Der Völkerrechtler sieht aber andere Schwierigkeiten, die sich den Beschwerdeführern in den Weg stellen könnten. Zunächst müssten die Anleihen beglaubigt werden, und zwar auf Basis eines „klassischen Nachkriegsgesetzes“ aus dem Jahr 1953. Deutschland hatte im Rechtsstreit diese Regel eingewendet, die Kläger aber argumentieren, dass es gar keine geeignete Behörde dafür gebe.

„Das wird sehr schwierig sein“, so Wittich. Schließlich müsse der Marktwert der Anleihen ermittelt werden, was noch einmal schwierig ist, weil sie ja nicht mehr gehandelt werden.
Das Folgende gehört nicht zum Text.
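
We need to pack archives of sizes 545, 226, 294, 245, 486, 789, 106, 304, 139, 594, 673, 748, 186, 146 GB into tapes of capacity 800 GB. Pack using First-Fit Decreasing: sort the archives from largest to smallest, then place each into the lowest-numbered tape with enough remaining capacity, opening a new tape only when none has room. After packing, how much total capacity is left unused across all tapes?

Sorted descending: 789, 748, 673, 594, 545, 486, 304, 294, 245, 226, 186, 146, 139, 106.
789 GB → tape 1 (remaining 11 GB)
748 GB → tape 2 (remaining 52 GB)
673 GB → tape 3 (remaining 127 GB)
594 GB → tape 4 (remaining 206 GB)
545 GB → tape 5 (remaining 255 GB)
486 GB → tape 6 (remaining 314 GB)
304 GB → tape 6 (remaining 10 GB)
294 GB → tape 7 (remaining 506 GB)
245 GB → tape 5 (remaining 10 GB)
226 GB → tape 7 (remaining 280 GB)
186 GB → tape 4 (remaining 20 GB)
146 GB → tape 7 (remaining 134 GB)
139 GB → tape 8 (remaining 661 GB)
106 GB → tape 3 (remaining 21 GB)
8 tapes × 800 GB = 6400 GB; used 5481 GB; unused 919 GB.

919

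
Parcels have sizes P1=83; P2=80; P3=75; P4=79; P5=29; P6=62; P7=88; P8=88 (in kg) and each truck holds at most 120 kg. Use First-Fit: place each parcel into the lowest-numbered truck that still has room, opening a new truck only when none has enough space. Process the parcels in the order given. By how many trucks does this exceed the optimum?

First-Fit: [83,29] [80] [75] [79] [62] [88] [88] → 7 trucks.
7 parcels exceed 60 kg (half the capacity), and no two of those can share a truck, so at least 7 trucks are needed.
So 7 is already optimal.

0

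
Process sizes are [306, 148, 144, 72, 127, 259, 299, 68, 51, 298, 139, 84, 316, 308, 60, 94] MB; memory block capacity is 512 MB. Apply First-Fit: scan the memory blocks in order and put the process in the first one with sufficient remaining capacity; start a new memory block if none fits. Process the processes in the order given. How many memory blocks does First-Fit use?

7

Put 306 MB in memory block 1; 206 MB remain.
Put 148 MB in memory block 1; 58 MB remain.
Put 144 MB in memory block 2; 368 MB remain.
Put 72 MB in memory block 2; 296 MB remain.
Put 127 MB in memory block 2; 169 MB remain.
Put 259 MB in memory block 3; 253 MB remain.
Put 299 MB in memory block 4; 213 MB remain.
Put 68 MB in memory block 2; 101 MB remain.
Put 51 MB in memory block 1; 7 MB remain.
Put 298 MB in memory block 5; 214 MB remain.
Put 139 MB in memory block 3; 114 MB remain.
Put 84 MB in memory block 2; 17 MB remain.
Put 316 MB in memory block 6; 196 MB remain.
Put 308 MB in memory block 7; 204 MB remain.
Put 60 MB in memory block 3; 54 MB remain.
Put 94 MB in memory block 4; 119 MB remain.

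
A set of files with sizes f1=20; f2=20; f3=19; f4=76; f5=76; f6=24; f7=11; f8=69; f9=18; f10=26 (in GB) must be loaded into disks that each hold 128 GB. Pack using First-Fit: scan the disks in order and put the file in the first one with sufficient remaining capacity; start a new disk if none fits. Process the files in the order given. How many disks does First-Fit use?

f1 (20 GB) → disk 1 (remaining 108 GB)
f2 (20 GB) → disk 1 (remaining 88 GB)
f3 (19 GB) → disk 1 (remaining 69 GB)
f4 (76 GB) → disk 2 (remaining 52 GB)
f5 (76 GB) → disk 3 (remaining 52 GB)
f6 (24 GB) → disk 1 (remaining 45 GB)
f7 (11 GB) → disk 1 (remaining 34 GB)
f8 (69 GB) → disk 4 (remaining 59 GB)
f9 (18 GB) → disk 1 (remaining 16 GB)
f10 (26 GB) → disk 2 (remaining 26 GB)

4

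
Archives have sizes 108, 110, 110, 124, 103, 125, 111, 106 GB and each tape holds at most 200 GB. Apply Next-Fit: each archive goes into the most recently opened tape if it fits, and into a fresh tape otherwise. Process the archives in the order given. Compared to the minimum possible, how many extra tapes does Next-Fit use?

0

Next-Fit: [108] [110] [110] [124] [103] [125] [111] [106] → 8 tapes.
8 archives exceed 100 GB (half the capacity), and no two of those can share a tape, so at least 8 tapes are needed.
So 8 is already optimal.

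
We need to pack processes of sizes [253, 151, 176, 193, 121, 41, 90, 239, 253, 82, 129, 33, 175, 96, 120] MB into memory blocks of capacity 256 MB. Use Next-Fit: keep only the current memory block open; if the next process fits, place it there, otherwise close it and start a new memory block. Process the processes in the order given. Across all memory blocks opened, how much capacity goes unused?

253 MB → memory block 1 (remaining 3 MB)
151 MB → memory block 2 (remaining 105 MB)
176 MB → memory block 3 (remaining 80 MB)
193 MB → memory block 4 (remaining 63 MB)
121 MB → memory block 5 (remaining 135 MB)
41 MB → memory block 5 (remaining 94 MB)
90 MB → memory block 5 (remaining 4 MB)
239 MB → memory block 6 (remaining 17 MB)
253 MB → memory block 7 (remaining 3 MB)
82 MB → memory block 8 (remaining 174 MB)
129 MB → memory block 8 (remaining 45 MB)
33 MB → memory block 8 (remaining 12 MB)
175 MB → memory block 9 (remaining 81 MB)
96 MB → memory block 10 (remaining 160 MB)
120 MB → memory block 10 (remaining 40 MB)
10 memory blocks × 256 MB = 2560 MB; used 2152 MB; unused 408 MB.

408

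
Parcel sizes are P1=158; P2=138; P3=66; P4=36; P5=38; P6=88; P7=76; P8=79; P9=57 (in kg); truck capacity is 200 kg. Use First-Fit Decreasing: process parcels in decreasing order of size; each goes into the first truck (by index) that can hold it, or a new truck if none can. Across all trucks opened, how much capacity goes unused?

64

Sorted descending: 158, 138, 88, 79, 76, 66, 57, 38, 36.
158 kg → truck 1 (remaining 42 kg)
138 kg → truck 2 (remaining 62 kg)
88 kg → truck 3 (remaining 112 kg)
79 kg → truck 3 (remaining 33 kg)
76 kg → truck 4 (remaining 124 kg)
66 kg → truck 4 (remaining 58 kg)
57 kg → truck 2 (remaining 5 kg)
38 kg → truck 1 (remaining 4 kg)
36 kg → truck 4 (remaining 22 kg)
4 trucks × 200 kg = 800 kg; used 736 kg; unused 64 kg.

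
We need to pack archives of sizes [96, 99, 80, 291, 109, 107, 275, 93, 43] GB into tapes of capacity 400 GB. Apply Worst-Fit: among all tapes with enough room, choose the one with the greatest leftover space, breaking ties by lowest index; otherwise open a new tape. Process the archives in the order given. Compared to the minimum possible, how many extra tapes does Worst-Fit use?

Worst-Fit: [96,99,80,109] [291,107] [275,93] [43] → 4 tapes.
Total size 1193 GB; any packing needs at least ⌈1193/400⌉ = 3 tapes.
An optimal packing achieves that bound: [291,109] [275,80,43] [107,99,96,93] → 3 tapes.
Excess: 4 − 3 = 1.

1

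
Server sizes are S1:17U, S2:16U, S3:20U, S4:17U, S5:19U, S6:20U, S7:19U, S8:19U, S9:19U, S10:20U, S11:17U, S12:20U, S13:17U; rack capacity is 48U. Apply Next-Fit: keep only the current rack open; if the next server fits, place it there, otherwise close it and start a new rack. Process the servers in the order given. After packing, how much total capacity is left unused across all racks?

rack 1: place S1 (17U), 31U left
rack 1: place S2 (16U), 15U left
rack 2: place S3 (20U), 28U left
rack 2: place S4 (17U), 11U left
rack 3: place S5 (19U), 29U left
rack 3: place S6 (20U), 9U left
rack 4: place S7 (19U), 29U left
rack 4: place S8 (19U), 10U left
rack 5: place S9 (19U), 29U left
rack 5: place S10 (20U), 9U left
rack 6: place S11 (17U), 31U left
rack 6: place S12 (20U), 11U left
rack 7: place S13 (17U), 31U left
7 racks × 48U = 336U; used 240U; unused 96U.

96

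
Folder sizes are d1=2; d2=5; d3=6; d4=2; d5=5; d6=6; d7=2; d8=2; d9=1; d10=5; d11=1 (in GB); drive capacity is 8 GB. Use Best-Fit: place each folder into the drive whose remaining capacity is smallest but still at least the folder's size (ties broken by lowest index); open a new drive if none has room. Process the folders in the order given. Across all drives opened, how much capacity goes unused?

3

d1 (2 GB) → drive 1 (remaining 6 GB)
d2 (5 GB) → drive 1 (remaining 1 GB)
d3 (6 GB) → drive 2 (remaining 2 GB)
d4 (2 GB) → drive 2 (remaining 0 GB)
d5 (5 GB) → drive 3 (remaining 3 GB)
d6 (6 GB) → drive 4 (remaining 2 GB)
d7 (2 GB) → drive 4 (remaining 0 GB)
d8 (2 GB) → drive 3 (remaining 1 GB)
d9 (1 GB) → drive 1 (remaining 0 GB)
d10 (5 GB) → drive 5 (remaining 3 GB)
d11 (1 GB) → drive 3 (remaining 0 GB)
5 drives × 8 GB = 40 GB; used 37 GB; unused 3 GB.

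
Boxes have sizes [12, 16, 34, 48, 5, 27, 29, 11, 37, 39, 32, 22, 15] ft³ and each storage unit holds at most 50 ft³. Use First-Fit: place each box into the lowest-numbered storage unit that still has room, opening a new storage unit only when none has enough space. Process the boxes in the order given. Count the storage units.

storage unit 1: place 12 ft³, 38 ft³ left
storage unit 1: place 16 ft³, 22 ft³ left
storage unit 2: place 34 ft³, 16 ft³ left
storage unit 3: place 48 ft³, 2 ft³ left
storage unit 1: place 5 ft³, 17 ft³ left
storage unit 4: place 27 ft³, 23 ft³ left
storage unit 5: place 29 ft³, 21 ft³ left
storage unit 1: place 11 ft³, 6 ft³ left
storage unit 6: place 37 ft³, 13 ft³ left
storage unit 7: place 39 ft³, 11 ft³ left
storage unit 8: place 32 ft³, 18 ft³ left
storage unit 4: place 22 ft³, 1 ft³ left
storage unit 2: place 15 ft³, 1 ft³ left

8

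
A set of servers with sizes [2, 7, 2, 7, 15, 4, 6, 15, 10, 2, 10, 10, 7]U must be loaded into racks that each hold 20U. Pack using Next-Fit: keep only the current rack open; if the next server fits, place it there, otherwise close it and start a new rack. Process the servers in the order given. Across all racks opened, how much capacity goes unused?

2U → rack 1 (remaining 18U)
7U → rack 1 (remaining 11U)
2U → rack 1 (remaining 9U)
7U → rack 1 (remaining 2U)
15U → rack 2 (remaining 5U)
4U → rack 2 (remaining 1U)
6U → rack 3 (remaining 14U)
15U → rack 4 (remaining 5U)
10U → rack 5 (remaining 10U)
2U → rack 5 (remaining 8U)
10U → rack 6 (remaining 10U)
10U → rack 6 (remaining 0U)
7U → rack 7 (remaining 13U)
7 racks × 20U = 140U; used 97U; unused 43U.

43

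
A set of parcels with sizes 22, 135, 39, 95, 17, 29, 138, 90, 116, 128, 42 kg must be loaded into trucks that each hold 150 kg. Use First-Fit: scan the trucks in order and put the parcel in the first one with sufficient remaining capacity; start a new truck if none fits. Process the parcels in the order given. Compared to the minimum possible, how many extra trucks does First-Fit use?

1

First-Fit: [22,39,17,29,42] [135] [95] [138] [90] [116] [128] → 7 trucks.
Total size 851 kg; any packing needs at least ⌈851/150⌉ = 6 trucks.
An optimal packing achieves that bound: [138] [135] [128,22] [116,29] [95,42] [90,39,17] → 6 trucks.
Excess: 7 − 6 = 1.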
Man müsse laut Wittich schätzen, wie sich diese Anleihen entwickelt hätten, wären sie nicht eingestellt worden. Sollte das US-Gericht also entscheiden, dass die Ansprüche der Kläger bedient werden, so werde es laut Wittich auf eine Entschädigungszahlung hinauslaufen: „Restitution ist unmöglich.“ Restitution hieße, den Zustand von damals wiederherzustellen und die tatsächlichen Schulden zu bedienen.

Für „Zar-Anleihen“ entschädigt

Mit einer Entschädigungszahlung endete auch ein ähnlich gearteter Streitfall zwischen Frankreich und Russland. Das russische Zarenreich hatte in den Jahren von 1880 bis 1917 Anleihen an 1,6 Millionen Anleger ausgegeben, um vor allem den Bau der Eisenbahn zu finanzieren. Nach der Oktoberrevolution im Jahr 1917 weigerten sich die Bolschewiki, die Schulden anzuerkennen und zu bedienen.

Nach jahrelangen, zähen Verhandlungen zwischen Russland und französischen Erben der Gläubiger einigten sich Moskau und Paris schließlich auf Entschädigungszahlungen im Umfang von 400 Millionen Euro.

Auf einen Blick

Ein US-Gericht hat eine Klage einer Investorengruppe gegen Deutschland zugelassen. Das Konsortium fordert von der Bundesrepublik Geld für Anleihen, die seit Hitlers Machtergreifung nicht mehr bedient wurden. Es handelt sich um mehr als 450 Mio. Dollar (347 Mio. Euro). Der Fall liegt nun bei einem Bezirksgericht in Miami.